Even with the new savings, the forecast projects a $5.3 million operating deficit at the end of FY14, and a $14.9 million operating deficit at the end of FY15, as expenditures will exceed revenues in those years.

Much of the turnaround stems from new three-year contracts for teachers, approved by the board at the May 21 meeting. The agreement will save about $13.3 million over the three-year period by eliminating step raises based on length of employment and asking teachers to contribute more to health-care costs.

A merit-based system that will replace step raises in the coming years could result in additional savings, according to the new report, but the state still is working out a timeline for implementation and other details.

The district's other two unions, which cover bus drivers and custodial, maintenance and field service workers, still are negotiating contract renewals. Any savings will be factored into the budget later.

More immediate savings totaling about $5.6 million were identified last month after the district hired fewer teachers than anticipated in FY12, and after the mild winter drove natural-gas costs down.

The budget has seen some setbacks in the current fiscal year, including an increase in the cost of fuel for school buses, up more than 50 percent alongside rising gas prices nationwide.

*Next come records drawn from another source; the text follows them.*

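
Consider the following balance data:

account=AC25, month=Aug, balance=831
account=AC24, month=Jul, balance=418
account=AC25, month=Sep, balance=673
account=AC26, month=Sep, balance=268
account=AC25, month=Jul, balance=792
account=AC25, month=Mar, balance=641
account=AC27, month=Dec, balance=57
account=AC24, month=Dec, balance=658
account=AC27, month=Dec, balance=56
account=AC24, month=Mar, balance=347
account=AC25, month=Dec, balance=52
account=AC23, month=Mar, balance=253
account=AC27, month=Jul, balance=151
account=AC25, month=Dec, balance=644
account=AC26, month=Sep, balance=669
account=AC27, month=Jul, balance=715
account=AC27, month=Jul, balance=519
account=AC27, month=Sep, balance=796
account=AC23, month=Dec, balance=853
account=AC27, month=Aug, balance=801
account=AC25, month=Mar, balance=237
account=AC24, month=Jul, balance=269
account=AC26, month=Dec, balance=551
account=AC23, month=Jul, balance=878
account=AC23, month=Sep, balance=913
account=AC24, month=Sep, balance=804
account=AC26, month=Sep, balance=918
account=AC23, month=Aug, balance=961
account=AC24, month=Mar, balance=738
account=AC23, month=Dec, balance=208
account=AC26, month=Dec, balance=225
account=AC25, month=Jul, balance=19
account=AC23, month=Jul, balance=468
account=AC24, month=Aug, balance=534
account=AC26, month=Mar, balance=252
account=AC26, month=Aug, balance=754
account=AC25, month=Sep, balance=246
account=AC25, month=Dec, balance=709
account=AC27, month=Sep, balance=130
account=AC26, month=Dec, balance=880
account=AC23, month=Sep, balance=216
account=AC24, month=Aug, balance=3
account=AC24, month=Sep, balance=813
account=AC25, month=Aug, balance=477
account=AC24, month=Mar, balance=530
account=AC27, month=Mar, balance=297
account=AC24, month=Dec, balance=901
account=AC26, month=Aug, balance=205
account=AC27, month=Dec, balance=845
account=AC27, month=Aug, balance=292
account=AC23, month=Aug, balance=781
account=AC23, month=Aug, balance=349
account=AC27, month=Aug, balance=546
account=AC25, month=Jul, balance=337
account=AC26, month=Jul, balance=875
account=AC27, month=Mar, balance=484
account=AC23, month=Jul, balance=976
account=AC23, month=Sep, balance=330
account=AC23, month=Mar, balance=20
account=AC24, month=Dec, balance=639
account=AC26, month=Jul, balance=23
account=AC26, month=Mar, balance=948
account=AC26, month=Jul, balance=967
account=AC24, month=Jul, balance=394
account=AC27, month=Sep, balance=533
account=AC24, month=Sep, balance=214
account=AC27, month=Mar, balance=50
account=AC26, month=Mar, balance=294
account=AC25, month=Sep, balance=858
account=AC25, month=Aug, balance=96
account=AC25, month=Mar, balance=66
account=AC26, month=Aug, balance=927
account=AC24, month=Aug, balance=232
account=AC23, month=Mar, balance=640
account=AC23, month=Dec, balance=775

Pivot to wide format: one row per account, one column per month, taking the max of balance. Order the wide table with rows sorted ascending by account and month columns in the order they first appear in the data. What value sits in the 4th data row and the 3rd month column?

918

With rows sorted ascending by account, row 4 is account=AC26. month columns in first-appearance order: Aug, Jul, Sep, Mar, Dec; column 3 is Sep.
Long rows with account=AC26, month=Sep: max(268, 669, 918) = 918.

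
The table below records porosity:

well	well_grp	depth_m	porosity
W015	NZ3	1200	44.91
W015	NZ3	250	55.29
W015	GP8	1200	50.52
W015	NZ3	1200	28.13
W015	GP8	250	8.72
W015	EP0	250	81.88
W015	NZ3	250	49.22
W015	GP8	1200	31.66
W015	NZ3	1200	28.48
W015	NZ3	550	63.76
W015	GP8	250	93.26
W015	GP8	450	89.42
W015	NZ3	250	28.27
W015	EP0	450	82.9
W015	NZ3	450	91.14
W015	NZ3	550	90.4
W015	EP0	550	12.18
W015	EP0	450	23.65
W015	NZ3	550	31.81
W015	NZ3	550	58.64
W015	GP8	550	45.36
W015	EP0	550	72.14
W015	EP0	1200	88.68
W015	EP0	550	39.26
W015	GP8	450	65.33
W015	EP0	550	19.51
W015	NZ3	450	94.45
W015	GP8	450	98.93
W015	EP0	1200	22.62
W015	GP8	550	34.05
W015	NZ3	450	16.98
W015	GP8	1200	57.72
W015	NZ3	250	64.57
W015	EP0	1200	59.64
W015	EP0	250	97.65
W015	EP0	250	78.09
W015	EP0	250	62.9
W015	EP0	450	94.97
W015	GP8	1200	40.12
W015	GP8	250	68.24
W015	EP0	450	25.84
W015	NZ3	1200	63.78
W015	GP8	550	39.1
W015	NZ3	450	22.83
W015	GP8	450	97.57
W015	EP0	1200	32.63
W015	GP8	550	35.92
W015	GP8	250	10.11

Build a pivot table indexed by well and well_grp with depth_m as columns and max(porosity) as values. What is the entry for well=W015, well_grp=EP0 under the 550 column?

72.14

Rows with well=W015, well_grp=EP0 and depth_m=550: porosity values are 12.18, 72.14, 39.26, 19.51.
max(12.18, 72.14, 39.26, 19.51) = 72.14.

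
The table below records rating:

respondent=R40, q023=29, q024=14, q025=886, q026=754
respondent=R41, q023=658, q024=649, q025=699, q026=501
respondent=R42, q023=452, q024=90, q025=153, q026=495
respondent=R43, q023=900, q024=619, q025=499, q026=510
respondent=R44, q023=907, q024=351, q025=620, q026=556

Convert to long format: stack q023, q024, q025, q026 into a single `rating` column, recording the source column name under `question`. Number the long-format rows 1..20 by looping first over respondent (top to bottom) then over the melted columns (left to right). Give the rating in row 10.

90

20 rows total (5 × 4). Row 10: index ⌊(10-1)/4⌋ = 2 into respondent → R42; (10-1) mod 4 = 1 into the melted columns → q024.
So row 10 is (R42, q024, 90); rating = 90.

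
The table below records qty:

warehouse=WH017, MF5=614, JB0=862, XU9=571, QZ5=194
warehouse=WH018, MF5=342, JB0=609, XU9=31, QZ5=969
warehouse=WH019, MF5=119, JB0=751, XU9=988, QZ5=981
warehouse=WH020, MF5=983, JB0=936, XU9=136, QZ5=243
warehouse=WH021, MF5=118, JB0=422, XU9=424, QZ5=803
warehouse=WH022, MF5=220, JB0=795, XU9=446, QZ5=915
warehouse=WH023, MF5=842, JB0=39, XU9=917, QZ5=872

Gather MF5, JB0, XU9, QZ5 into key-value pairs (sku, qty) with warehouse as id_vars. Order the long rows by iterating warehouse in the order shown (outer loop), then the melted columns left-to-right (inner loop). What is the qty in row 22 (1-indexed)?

28 rows total (7 × 4). Row 22: index ⌊(22-1)/4⌋ = 5 into warehouse → WH022; (22-1) mod 4 = 1 into the melted columns → JB0.
So row 22 is (WH022, JB0, 795); qty = 795.

795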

Health-insurance premiums also jumped by roughly $1.29 million, and Jenkins said they will continue to rise.

The forecast assumes no increases in state funding, despite enrollment growth averaging about 900 students per year.

Despite that growth, the district continues to look for alternatives to building a new high school and middle school. District enrollment projections indicate the district otherwise would need to consider construction of a fourth high school and sixth middle school in the next few years.